According to James Hamilton's Disco Page in the 6 March 1976 issue of Record Mirror, in spite of sustained support, was a surprising Top 50 miss.

==Charts==
===United States===
The record peaked at No. 12 on the US Dance chart plus at No. 59 on the US R&B chart.

===Canada===
====RPM Weekly Top Singles====
"Extra Extra" debuted at No. 85 in the RPM Weekly Top Singles (51–100) chart for the week of 28 February 1976. Spending one week in the chart, it peaked at No. 25.

===United Kingdom===
====Record Mirror Star Breakers====
"Extra Extra" was at No. 7 in the Record Mirror Star Breakers chart for the week of 31 January 1976. It was still in the Star Breakers chart, at No. 8 for the week of 14 February.

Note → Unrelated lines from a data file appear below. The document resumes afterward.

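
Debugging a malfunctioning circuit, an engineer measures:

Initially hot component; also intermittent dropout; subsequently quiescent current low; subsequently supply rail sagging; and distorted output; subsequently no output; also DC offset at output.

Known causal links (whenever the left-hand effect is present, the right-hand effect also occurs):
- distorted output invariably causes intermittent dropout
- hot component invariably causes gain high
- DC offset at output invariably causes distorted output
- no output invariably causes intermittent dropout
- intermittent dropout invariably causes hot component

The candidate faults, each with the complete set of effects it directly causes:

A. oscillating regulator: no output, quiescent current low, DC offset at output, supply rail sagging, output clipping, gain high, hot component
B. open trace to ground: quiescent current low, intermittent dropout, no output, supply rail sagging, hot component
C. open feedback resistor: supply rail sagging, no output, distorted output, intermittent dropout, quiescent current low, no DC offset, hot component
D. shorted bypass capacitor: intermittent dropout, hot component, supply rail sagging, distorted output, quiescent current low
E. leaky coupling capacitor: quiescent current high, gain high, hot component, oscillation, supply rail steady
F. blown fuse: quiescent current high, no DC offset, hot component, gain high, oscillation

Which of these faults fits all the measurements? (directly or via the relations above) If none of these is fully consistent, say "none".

A

Testing each hypothesis:
(A) oscillating regulator — hot component match; intermittent dropout match (via no output → intermittent dropout); quiescent current low match; supply rail sagging match; distorted output match (via DC offset at output → distorted output); no output match; DC offset at output match
(B) open trace to ground — hot component match; intermittent dropout match; quiescent current low match; supply rail sagging match; distorted output miss; no output match; DC offset at output miss
(C) open feedback resistor — fails on DC offset at output (predicts no DC offset, not DC offset at output)
(D) shorted bypass capacitor — does not account for no output, DC offset at output
(E) leaky coupling capacitor — hot component match; intermittent dropout miss; quiescent current low miss; supply rail sagging miss; distorted output miss; no output miss; DC offset at output miss
(F) blown fuse — fails on intermittent dropout, quiescent current low, supply rail sagging, distorted output, no output, DC offset at output (predicts quiescent current high, not quiescent current low; predicts no DC offset, not DC offset at output)
(A) alone accounts for all the evidence.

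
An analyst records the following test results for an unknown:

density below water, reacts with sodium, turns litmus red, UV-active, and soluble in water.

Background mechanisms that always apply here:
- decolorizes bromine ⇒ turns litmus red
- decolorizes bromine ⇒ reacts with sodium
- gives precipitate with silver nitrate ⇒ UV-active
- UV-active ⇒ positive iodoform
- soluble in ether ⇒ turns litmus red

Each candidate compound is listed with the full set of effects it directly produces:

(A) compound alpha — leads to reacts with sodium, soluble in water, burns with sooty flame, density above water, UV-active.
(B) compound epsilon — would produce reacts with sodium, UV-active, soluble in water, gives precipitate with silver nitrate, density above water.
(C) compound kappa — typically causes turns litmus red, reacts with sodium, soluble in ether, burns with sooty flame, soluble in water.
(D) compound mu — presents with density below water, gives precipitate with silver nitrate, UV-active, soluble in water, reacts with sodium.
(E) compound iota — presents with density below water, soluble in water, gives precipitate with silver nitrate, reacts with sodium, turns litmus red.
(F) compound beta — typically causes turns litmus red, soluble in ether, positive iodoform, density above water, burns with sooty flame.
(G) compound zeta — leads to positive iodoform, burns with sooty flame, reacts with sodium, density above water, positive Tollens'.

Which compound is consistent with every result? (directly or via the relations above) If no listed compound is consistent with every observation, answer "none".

Checking each candidate against the observations:
(A) compound alpha — density below water ✗; reacts with sodium ✓; turns litmus red ✗; UV-active ✓; soluble in water ✓
(B) compound epsilon — density below water ✗; reacts with sodium ✓; turns litmus red ✗; UV-active ✓; soluble in water ✓
(C) compound kappa — does not account for density below water, UV-active
(D) compound mu — density below water ✓; reacts with sodium ✓; turns litmus red ✗; UV-active ✓; soluble in water ✓
(E) compound iota — accounts for every observation (UV-active through gives precipitate with silver nitrate → UV-active)
(F) compound beta — fails on density below water, reacts with sodium, UV-active, soluble in water (predicts density above water, not density below water)
(G) compound zeta — fails on density below water, turns litmus red, UV-active, soluble in water (predicts density above water, not density below water)
(E) is the only candidate with no mismatches.

E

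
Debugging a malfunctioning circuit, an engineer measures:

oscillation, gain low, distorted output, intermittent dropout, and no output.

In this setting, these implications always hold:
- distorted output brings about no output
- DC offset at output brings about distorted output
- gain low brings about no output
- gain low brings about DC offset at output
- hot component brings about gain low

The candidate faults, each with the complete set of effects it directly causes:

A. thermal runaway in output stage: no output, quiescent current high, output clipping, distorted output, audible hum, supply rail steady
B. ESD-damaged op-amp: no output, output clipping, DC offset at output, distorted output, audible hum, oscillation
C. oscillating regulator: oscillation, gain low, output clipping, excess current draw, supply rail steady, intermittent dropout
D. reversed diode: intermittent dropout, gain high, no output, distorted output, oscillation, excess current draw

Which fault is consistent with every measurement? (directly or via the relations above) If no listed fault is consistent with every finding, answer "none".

Per-candidate check:
(A) thermal runaway in output stage — oscillation ✗; gain low ✗; distorted output ✓; intermittent dropout ✗; no output ✓
(B) ESD-damaged op-amp — oscillation ✓; gain low ✗; distorted output ✓; intermittent dropout ✗; no output ✓
(C) oscillating regulator — oscillation ✓; gain low ✓; distorted output ✓ (through gain low → DC offset at output → distorted output); intermittent dropout ✓; no output ✓ (through gain low → no output)
(D) reversed diode — fails on gain low (predicts gain high, not gain low)
(C) alone accounts for all the evidence.

C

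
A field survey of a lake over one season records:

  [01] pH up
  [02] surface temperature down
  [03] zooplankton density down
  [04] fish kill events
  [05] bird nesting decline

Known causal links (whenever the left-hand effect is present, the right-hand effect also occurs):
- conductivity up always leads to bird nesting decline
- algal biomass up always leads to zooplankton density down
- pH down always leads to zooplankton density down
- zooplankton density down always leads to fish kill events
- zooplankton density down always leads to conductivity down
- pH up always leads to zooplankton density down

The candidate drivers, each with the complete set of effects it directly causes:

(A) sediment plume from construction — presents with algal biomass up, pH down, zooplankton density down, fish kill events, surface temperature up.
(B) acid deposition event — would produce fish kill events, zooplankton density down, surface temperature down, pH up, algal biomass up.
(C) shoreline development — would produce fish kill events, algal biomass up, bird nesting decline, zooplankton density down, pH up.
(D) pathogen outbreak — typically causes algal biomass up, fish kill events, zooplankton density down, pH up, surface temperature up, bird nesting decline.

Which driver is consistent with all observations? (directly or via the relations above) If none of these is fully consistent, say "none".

Testing each hypothesis:
(A) sediment plume from construction — pH up miss; surface temperature down miss; zooplankton density down match; fish kill events match; bird nesting decline miss
(B) acid deposition event — does not account for bird nesting decline
(C) shoreline development — pH up match; surface temperature down miss; zooplankton density down match; fish kill events match; bird nesting decline match
(D) pathogen outbreak — pH up match; surface temperature down miss; zooplankton density down match; fish kill events match; bird nesting decline match
No candidate is consistent with all observations.

none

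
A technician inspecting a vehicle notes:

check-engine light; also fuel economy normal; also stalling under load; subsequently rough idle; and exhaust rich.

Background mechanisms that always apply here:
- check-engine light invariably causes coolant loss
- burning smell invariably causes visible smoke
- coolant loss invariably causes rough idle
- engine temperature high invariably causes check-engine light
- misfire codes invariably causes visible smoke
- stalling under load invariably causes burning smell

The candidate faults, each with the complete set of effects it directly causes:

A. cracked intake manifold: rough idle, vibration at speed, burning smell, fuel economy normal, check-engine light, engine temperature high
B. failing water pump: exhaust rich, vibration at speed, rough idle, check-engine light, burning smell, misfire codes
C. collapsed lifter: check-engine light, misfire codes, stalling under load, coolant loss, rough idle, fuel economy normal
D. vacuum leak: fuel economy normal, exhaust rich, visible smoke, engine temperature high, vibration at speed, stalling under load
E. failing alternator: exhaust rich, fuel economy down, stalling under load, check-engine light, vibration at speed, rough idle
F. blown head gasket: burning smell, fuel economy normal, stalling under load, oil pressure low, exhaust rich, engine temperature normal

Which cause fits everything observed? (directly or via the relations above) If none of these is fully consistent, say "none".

D

For each candidate, compare predicted effects to what was observed:
(A) cracked intake manifold — does not account for stalling under load, exhaust rich
(B) failing water pump — does not account for fuel economy normal, stalling under load
(C) collapsed lifter — does not account for exhaust rich
(D) vacuum leak — check-engine light + (by engine temperature high → check-engine light); fuel economy normal +; stalling under load +; rough idle + (by engine temperature high → check-engine light → coolant loss → rough idle); exhaust rich +
(E) failing alternator — fails on fuel economy normal (predicts fuel economy down, not fuel economy normal)
(F) blown head gasket — does not account for check-engine light, rough idle
Only (D) is consistent with every observation.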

====Record Mirror UK Disco Top 20====
"Extra Extra" (Read All About It)" debuted at No. 18 in the Record Mirror UK Disco chart for the week of 31 January 1976. It peaked at No. 9 for the week of 7 February.

For the week of 6 March 1976, "Extra Extra (Read All About It)" made its second debut at No. 12 in the Record Mirror UK Disco Top 20 chart. It didn't progress any further.
====Record Mirror UK Soul Top 20====
For the week of 21 February 1976, "Extra Extra" debuted at No. 11 in the Record Mirror UK Soul Top 20 chart. The following week it dropped down to No. 17.

====Other charts====
It peaked in the UK at No. 52 position.